Several well-known American defense contractors got a big lift Monday thanks to new deals by the Saudi Arabian government to purchase weapons, ships, aircraft and other military equipment in the wake of President Trump’s visit to the kingdom.
Lockheed Martin (LMT) said on Saturday that Saudi Arabia was spending more than $28 billion on missiles, radar defense systems and 150 S-70 Black Hawk helicopters, among other things.
Raytheon, Boeing and General Dynamics also announced deals with the Saudi government. Financial terms of those specific deals were not disclosed.
But the White House said that Saudi Arabia would be spending $110 billion on defense contracts as part of a broader deal signed by Trump and Saudi King Salman during the visit.
Shares of Lockheed, Raytheon (RTN), Boeing (BA) and General Dynamics (GD) all rose on Monday following the news. Raytheon, Lockheed and General Dynamics hit all-time highs in the process. So did defense company Northrop Grumman (NOC).
Defense stocks have been skyrocketing for the past year, largely on the expectation that defense spending would continue to increase in the US even if there were federal budget cuts elsewhere.
That was the case even when many on Wall Street thought that Hillary Clinton would be the next president. She was widely thought to be hawkish on military spending due to her record as a US Senator and former Secretary of State.

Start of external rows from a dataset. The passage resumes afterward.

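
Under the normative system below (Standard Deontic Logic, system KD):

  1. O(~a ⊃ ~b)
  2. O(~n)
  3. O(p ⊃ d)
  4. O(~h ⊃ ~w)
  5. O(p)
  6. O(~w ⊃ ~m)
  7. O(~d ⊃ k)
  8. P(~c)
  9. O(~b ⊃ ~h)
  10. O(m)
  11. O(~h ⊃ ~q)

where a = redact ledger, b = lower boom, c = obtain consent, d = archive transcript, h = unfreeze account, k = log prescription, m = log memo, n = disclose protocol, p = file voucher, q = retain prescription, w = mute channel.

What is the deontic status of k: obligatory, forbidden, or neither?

Premise 7 is O(~d ⊃ k), but O(~d) is not derivable from the premises, so it does not yield O(k).
No premise or chain of K-axiom applications forces O(k), and none forces O(~k). So k is neither obligatory nor forbidden under these norms.

Neither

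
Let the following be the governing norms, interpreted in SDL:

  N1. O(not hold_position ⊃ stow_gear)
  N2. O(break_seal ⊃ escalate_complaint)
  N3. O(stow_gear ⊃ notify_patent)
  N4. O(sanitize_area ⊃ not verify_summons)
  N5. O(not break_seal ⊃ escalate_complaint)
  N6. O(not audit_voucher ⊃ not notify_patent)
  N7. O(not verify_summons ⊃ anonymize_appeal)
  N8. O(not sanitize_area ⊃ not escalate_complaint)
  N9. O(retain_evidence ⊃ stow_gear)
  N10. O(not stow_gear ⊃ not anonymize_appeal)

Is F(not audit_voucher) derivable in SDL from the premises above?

Yes

Premises 2 and 5 are O(break_seal ⊃ escalate_complaint) and O(not break_seal ⊃ escalate_complaint); every ideal world satisfies break_seal or not break_seal, so in either case escalate_complaint holds — hence O(escalate_complaint).
Premise 8 is O(not sanitize_area ⊃ not escalate_complaint); contrapositively O(escalate_complaint ⊃ sanitize_area). Since O(escalate_complaint) holds, K gives O(sanitize_area).
From O(sanitize_area) and premise 4, O(sanitize_area ⊃ not verify_summons), we obtain O(not verify_summons).
Applying K to premise 7 (O(not verify_summons ⊃ anonymize_appeal)) and O(not verify_summons) yields O(anonymize_appeal).
Premise 10 is O(not stow_gear ⊃ not anonymize_appeal); contrapositively O(anonymize_appeal ⊃ stow_gear). Since O(anonymize_appeal) holds, K gives O(stow_gear).
Applying K to premise 3 (O(stow_gear ⊃ notify_patent)) and O(stow_gear) yields O(notify_patent).
Premise 6, O(not audit_voucher ⊃ not notify_patent), contraposes to O(notify_patent ⊃ audit_voucher); with O(notify_patent) we get O(audit_voucher).
Premises 1, 9 do not contribute to this derivation.
So O(audit_voucher) holds, i.e. F(not audit_voucher). The claim follows.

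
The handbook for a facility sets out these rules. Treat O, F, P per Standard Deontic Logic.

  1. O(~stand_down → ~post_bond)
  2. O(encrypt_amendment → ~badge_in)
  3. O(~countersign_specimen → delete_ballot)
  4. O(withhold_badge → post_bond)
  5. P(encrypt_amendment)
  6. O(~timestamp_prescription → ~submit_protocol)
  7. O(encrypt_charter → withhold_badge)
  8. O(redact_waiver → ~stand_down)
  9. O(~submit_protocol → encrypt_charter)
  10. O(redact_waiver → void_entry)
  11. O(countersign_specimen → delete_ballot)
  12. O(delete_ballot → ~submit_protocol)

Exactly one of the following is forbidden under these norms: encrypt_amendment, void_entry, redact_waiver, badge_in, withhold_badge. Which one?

Premises 11 and 3 cover both cases: O(countersign_specimen → delete_ballot) and O(~countersign_specimen → delete_ballot). Since countersign_specimen ∨ ~countersign_specimen is a tautology, O(delete_ballot) follows.
Premise 12 is O(delete_ballot → ~submit_protocol); since O(delete_ballot), deontic closure gives O(~submit_protocol).
Premise 9 is O(~submit_protocol → encrypt_charter); since O(~submit_protocol), deontic closure gives O(encrypt_charter).
From O(encrypt_charter) and premise 7, O(encrypt_charter → withhold_badge), we obtain O(withhold_badge).
With premise 4, O(withhold_badge → post_bond), the K-axiom yields O(post_bond).
The contrapositive of premise 1 (O(~stand_down → ~post_bond)) is O(post_bond → stand_down), and O(post_bond) is already established, so O(stand_down).
Premise 8 is O(redact_waiver → ~stand_down); contrapositively O(stand_down → ~redact_waiver). Since O(stand_down) holds, K gives O(~redact_waiver).
So O(~redact_waiver) holds, i.e. redact_waiver is forbidden. None of the other listed options is forbidden under the premises.

redact_waiver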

But Trump’s win has kicked the defense sector into an even higher gear.
Boeing, which also makes commercial jetliners (and Air Force One) is up 18% this year, making it one of the top stocks in the Dow.
Fellow Dow component United Technologies (UTX), whose Pratt & Whitney unit makes engines for many military planes, is up more than 10% year-to-date, as are Raytheon, Lockheed and General Dynamics.
Naeem Aslam, chief market analyst for Think Markets UK, believes that the defense sector will continue to shine.
Aslam said Trump is likely to continue to push for more big defense contracts from foreign governments since that will allow him to tout job creation in the process.